Now Kitty had this book that promised to offer answers to all the riddles, just like that. Too bad the whole thing was in code.
Since they didn’t know how to break the book’s code, they decided to crowdsource it. Put it up online and see what happened. Worst case scenario, someone would break the code and find enough magical secrets to take over the world. Kitty thought the risk was worth it. Cormac had taken on the responsibility of keeping track of the e-mails associated with the Web site. The first three or four weeks, nothing happened.
But then serious messages started coming in. Only a few at first. Now, they arrived a dozen or so a week. A couple of online forums had picked up on the book of shadows, posted links, and started discussions. Cormac followed those as well. Most of the discussions assumed the book was old, some Renaissance alchemist’s journal that had been scanned, digitized, and posted by an amateur scholar. Kitty hadn’t posted any identifying information about the author—she’d become protective of Amy Scanlon’s private life. These dabblers treated the book and its code as an interesting problem and nothing more.

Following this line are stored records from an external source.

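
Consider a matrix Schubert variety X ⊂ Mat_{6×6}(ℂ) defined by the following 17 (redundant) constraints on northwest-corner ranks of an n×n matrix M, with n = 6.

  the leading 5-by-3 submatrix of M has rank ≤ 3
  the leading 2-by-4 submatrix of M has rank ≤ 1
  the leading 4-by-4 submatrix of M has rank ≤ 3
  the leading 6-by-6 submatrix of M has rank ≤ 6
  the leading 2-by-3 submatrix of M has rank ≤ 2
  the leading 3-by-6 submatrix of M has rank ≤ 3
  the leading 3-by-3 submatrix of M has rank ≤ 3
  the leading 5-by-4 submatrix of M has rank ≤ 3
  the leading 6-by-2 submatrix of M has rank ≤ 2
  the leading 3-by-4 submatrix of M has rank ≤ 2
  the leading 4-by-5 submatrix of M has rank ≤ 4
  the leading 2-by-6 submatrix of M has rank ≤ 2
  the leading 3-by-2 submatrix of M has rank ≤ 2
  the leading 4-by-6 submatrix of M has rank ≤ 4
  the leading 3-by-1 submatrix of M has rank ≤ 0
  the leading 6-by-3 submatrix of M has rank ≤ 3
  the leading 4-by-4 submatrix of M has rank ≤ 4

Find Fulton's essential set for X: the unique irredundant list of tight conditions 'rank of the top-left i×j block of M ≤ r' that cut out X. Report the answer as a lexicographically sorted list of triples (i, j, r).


Recovering R(i,j) via the rank-extension bound from the 17 conditions:

  row 1: 0 1 1 1 1 1
  row 2: 0 1 1 1 2 2
  row 3: 0 1 2 2 3 3
  row 4: 1 2 3 3 4 4
  row 5: 1 2 3 3 4 5
  row 6: 1 2 3 4 5 6

reading off 1-entries of Δ²R: w = (2, 5, 3, 1, 6, 4).

Rothe diagram D(w) (6 cells), 3 SE-corners (essential conditions):

[(2, 4, 1), (3, 1, 0), (5, 4, 3)]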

Five e-mails this evening. Usually, they came from borderline nutjobs begging for the secret of the universe or declaring that they
had
the secret of the universe, and they wanted to meet in person or send their own five-thousand-page book of shadows. Today, one of them was different.
“Hi. Whoever this is. I don’t know the code, but I know the diagrams, some of the formulas—this looks like Amy Scanlon’s book. I was in her coven in Taos, New Mexico, about six years ago. She started traveling, but I haven’t heard from her in a couple of years. Do you know where she is?” The e-mail listed a name and phone number. A trusting person, to hand out that information.

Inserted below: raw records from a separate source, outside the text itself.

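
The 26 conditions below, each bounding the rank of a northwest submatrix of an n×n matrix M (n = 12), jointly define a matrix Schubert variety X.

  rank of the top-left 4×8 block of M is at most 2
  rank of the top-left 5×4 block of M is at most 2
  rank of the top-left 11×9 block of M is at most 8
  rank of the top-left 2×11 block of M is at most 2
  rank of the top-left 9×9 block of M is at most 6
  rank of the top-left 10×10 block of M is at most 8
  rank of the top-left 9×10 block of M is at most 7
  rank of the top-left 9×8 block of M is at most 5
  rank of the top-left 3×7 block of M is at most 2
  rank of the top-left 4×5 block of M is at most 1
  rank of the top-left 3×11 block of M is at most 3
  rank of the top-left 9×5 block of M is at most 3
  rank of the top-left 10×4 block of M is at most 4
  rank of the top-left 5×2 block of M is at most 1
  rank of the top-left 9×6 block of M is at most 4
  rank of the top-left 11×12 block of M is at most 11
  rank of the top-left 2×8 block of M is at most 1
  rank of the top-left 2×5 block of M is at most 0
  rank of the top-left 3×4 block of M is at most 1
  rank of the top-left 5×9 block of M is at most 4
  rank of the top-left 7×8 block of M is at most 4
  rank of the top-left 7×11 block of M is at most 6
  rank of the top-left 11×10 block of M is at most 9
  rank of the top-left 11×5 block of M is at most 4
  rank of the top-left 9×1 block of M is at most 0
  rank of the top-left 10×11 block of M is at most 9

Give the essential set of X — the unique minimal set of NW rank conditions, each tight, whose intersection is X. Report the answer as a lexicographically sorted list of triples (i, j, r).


Computing R[i][j] = min implied NW-rank bound (n=12, 26 conditions):

  R[1]: 0 | 0 | 0 | 0 | 0 | 1 | 1 | 1 | 1 | 1 | 1 | 1
  R[2]: 0 | 0 | 0 | 0 | 0 | 1 | 1 | 1 | 2 | 2 | 2 | 2
  R[3]: 0 | 1 | 1 | 1 | 1 | 2 | 2 | 2 | 3 | 3 | 3 | 3
  R[4]: 0 | 1 | 1 | 1 | 1 | 2 | 2 | 2 | 3 | 4 | 4 | 4
  R[5]: 0 | 1 | 2 | 2 | 2 | 3 | 3 | 3 | 4 | 5 | 5 | 5
  R[6]: 0 | 1 | 2 | 3 | 3 | 4 | 4 | 4 | 5 | 6 | 6 | 6
  R[7]: 0 | 1 | 2 | 3 | 3 | 4 | 4 | 4 | 5 | 6 | 6 | 7
  R[8]: 0 | 1 | 2 | 3 | 3 | 4 | 5 | 5 | 6 | 7 | 7 | 8
  R[9]: 0 | 1 | 2 | 3 | 3 | 4 | 5 | 5 | 6 | 7 | 8 | 9
  R[10]: 1 | 2 | 3 | 4 | 4 | 5 | 6 | 6 | 7 | 8 | 9 | 10
  R[11]: 1 | 2 | 3 | 4 | 4 | 5 | 6 | 7 | 8 | 9 | 10 | 11
  R[12]: 1 | 2 | 3 | 4 | 5 | 6 | 7 | 8 | 9 | 10 | 11 | 12

second differences of R give the permutation w = (6, 9, 2, 10, 3, 4, 12, 7, 11, 1, 8, 5).

Rothe diagram D(w) (32 cells), 10 SE-corners (essential conditions):

[(2, 5, 0), (2, 8, 1), (4, 5, 1), (4, 8, 2), (7, 8, 4), (7, 11, 6), (9, 1, 0), (9, 5, 3), (9, 8, 5), (11, 5, 4)]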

Cormac didn’t know how to tell her that Scanlon was dead, killed at the center of a mystery they desperately needed to solve. He couldn’t imagine trying to explain it and be sympathetic at the same time. He forwarded the message to Kitty to let her answer it. She was the diplomat and camp counselor. He stuck to lurking on forums and searching for articles that might give him more pieces. Clues to the mystery they’d set themselves to solving.